「ジーザスの日々」

大竹 洋子

ブリュノ・デュモン監督
フランス/1997年作品/カラー/96分

 毎年6月中旬の4日間、横浜で開催されるフランス映画祭は、今年で第5回を迎えた。映画を文化としてとらえ、芸術的にも商業的にも自信をもつフランスの映画界と政府が結束して、フランス映画の普及にやってくるのである。

 100人にものぼる代表団の中には、心がときめくような高名な監督、プロデューサー、女優、男優が顔をそろえている。ディストリビューターはもちろんのこと、ル・モンドやフィガロをはじめとするジャーナリストたちもやってくる。

 代表団の団長は第1回がジャンヌ・モロー、それからソフィー・マルソー、シルヴィー・ヴァルタン、イザベル・ユペールとつづいて、今年はシャネルのモデルとしても知られるキャロル・ブーケだった。このようなスター女優を擁しての陣容からみても、フランスがいかに日本でのフランス映画の紹介に力をいれているかが解る。世界中がハリウッド映画に席巻されてしまった現在、国を挙げてのこの映画対策を、どうしても羨ましいと思ってしまうのである。

 今回の上映本数は21本、その中の5本を見たが、一番心に残ったのは「ジーザスの日々」だった。題名から受けるイメージとは遠く、フランス北部の都市リールの、もうベルギーに隣接しているような小さな町の不良少年たちの物語である。毎日を退屈しながら過ごしている失業した5人の10代後半の少年たちは、何かというとバイクを連ねて、町はずれの一本道を疾走している。

 リーダー格のフレディは入れ墨はしていても、見るからにひ弱でてんかん持ちである。母親は小さなカフェを経営していて、息子をちゃんと育てている。彼もごく素直に母親の言い付けを守り、それが趣味の小鳥の啼き声コンテストで優勝したりする。だが、ガールフレンドのマリーが、アラブ系の少年と交際しているのを知ったフレディの、一体どこからあのような凶暴性が現れたのだろうか。人種差別をむき出しに、フレディはアラブの少年をなぶり殺しにする─。

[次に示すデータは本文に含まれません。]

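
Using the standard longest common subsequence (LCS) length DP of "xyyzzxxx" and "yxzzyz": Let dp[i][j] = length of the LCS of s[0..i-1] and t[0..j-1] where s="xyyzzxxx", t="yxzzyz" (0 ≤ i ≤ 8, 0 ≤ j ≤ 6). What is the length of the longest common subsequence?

3

   ''  y  x  z  z  y  z
''  0  0  0  0  0  0  0
 x  0  0  1  1  1  1  1
 y  0  1  1  1  1  2  2
 y  0  1  1  1  1  2  2
 z  0  1  1  2  2  2  3
 z  0  1  1  2  3  3  3
 x  0  1  2  2  3  3  3
 x  0  1  2  2  3  3  3
 x  0  1  2  2  3  3  3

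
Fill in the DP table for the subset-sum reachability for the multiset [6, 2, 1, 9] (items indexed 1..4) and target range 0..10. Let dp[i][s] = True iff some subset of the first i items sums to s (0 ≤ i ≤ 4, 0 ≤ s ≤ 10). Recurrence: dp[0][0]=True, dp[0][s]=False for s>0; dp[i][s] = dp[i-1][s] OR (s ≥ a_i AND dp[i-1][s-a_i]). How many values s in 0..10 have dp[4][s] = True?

9

i\s   0   1   2   3   4   5   6   7   8   9  10
  0   T   F   F   F   F   F   F   F   F   F   F
  1   T   F   F   F   F   F   T   F   F   F   F
  2   T   F   T   F   F   F   T   F   T   F   F
  3   T   T   T   T   F   F   T   T   T   T   F
  4   T   T   T   T   F   F   T   T   T   T   T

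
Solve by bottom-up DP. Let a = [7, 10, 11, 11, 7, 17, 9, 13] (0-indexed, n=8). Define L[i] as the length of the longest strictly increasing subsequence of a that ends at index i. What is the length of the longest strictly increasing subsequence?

4

   i    0    1    2    3    4    5    6    7
a[i]    7   10   11   11    7   17    9   13
L[i]    1    2    3    3    1    4    2    4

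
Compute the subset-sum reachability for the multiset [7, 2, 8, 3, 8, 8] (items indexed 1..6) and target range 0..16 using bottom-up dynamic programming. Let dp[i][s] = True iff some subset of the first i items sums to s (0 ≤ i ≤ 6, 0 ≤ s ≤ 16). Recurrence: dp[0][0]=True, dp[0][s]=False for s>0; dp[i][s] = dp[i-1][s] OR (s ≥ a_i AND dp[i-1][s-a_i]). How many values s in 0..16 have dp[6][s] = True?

13

i\s   0   1   2   3   4   5   6   7   8   9  10  11  12  13  14  15  16
  0   T   F   F   F   F   F   F   F   F   F   F   F   F   F   F   F   F
  1   T   F   F   F   F   F   F   T   F   F   F   F   F   F   F   F   F
  2   T   F   T   F   F   F   F   T   F   T   F   F   F   F   F   F   F
  3   T   F   T   F   F   F   F   T   T   T   T   F   F   F   F   T   F
  4   T   F   T   T   F   T   F   T   T   T   T   T   T   T   F   T   F
  5   T   F   T   T   F   T   F   T   T   T   T   T   T   T   F   T   T
  6   T   F   T   T   F   T   F   T   T   T   T   T   T   T   F   T   T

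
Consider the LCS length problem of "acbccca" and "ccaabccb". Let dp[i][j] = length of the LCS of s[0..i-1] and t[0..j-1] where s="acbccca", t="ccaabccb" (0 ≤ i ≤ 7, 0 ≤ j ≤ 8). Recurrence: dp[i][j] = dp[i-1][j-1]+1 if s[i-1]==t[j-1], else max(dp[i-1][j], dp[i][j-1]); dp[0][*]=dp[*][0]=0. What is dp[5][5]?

   ''  c  c  a  a  b  c  c  b
''  0  0  0  0  0  0  0  0  0
 a  0  0  0  1  1  1  1  1  1
 c  0  1  1  1  1  1  2  2  2
 b  0  1  1  1  1  2  2  2  3
 c  0  1  2  2  2  2  3  3  3
 c  0  1  2  2  2  2  3  4  4
 c  0  1  2  2  2  2  3  4  4
 a  0  1  2  3  3  3  3  4  4

2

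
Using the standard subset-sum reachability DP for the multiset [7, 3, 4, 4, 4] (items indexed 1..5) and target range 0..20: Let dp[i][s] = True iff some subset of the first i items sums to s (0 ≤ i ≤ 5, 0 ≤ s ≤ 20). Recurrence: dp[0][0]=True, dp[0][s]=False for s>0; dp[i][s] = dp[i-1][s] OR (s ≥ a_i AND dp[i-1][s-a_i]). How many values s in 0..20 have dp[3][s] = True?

i\s   0   1   2   3   4   5   6   7   8   9  10  11  12  13  14  15  16  17  18  19  20
  0   T   F   F   F   F   F   F   F   F   F   F   F   F   F   F   F   F   F   F   F   F
  1   T   F   F   F   F   F   F   T   F   F   F   F   F   F   F   F   F   F   F   F   F
  2   T   F   F   T   F   F   F   T   F   F   T   F   F   F   F   F   F   F   F   F   F
  3   T   F   F   T   T   F   F   T   F   F   T   T   F   F   T   F   F   F   F   F   F
  4   T   F   F   T   T   F   F   T   T   F   T   T   F   F   T   T   F   F   T   F   F
  5   T   F   F   T   T   F   F   T   T   F   T   T   T   F   T   T   F   F   T   T   F

7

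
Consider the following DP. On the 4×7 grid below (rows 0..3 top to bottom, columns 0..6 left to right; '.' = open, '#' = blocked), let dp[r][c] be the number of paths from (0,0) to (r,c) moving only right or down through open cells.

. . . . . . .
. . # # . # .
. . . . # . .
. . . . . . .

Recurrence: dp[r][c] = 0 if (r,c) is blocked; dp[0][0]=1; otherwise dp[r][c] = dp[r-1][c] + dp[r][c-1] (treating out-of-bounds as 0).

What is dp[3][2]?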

 これがデビュー作の監督のブリュノ・デュモンは39歳である。リール市の高校で哲学の教師をしていたが、若者とコミミュケートするためには、学校で教えるより、映画で表現するほうがより適切ではないかと考えた。広告業界や産業映画の分野で仕事をしながら構想をねった彼は、この一作でフランスがもっとも期待する監督の一人に躍り出た。

映画「ジーザスの日々」

 上映後のトークで、見終わったあとに人生を考えるような映画を作りたいといったのに、何をメッセージしたかったのかと観客から質問されて、彼は絶句した。正直いって私にも難しい作品である。題名が示しているものも漠然としか解らない。しかし、あの何もすることのない少年の視線が追った空や木や遥かな山並み、警察から逃げた少年が畑の中で一人、取り返しのつかない思いで眺めるどこまでも続く一本道に、もしこれが天にまで届くならと、私は涙ぐんだのである。

映画「ジーザスの日々」

 出演者は全員、撮影した町でスカウトされた素人である。フランスでは批評家の絶賛を受け、興行的にも大ヒットしたが、日本での公開は未定。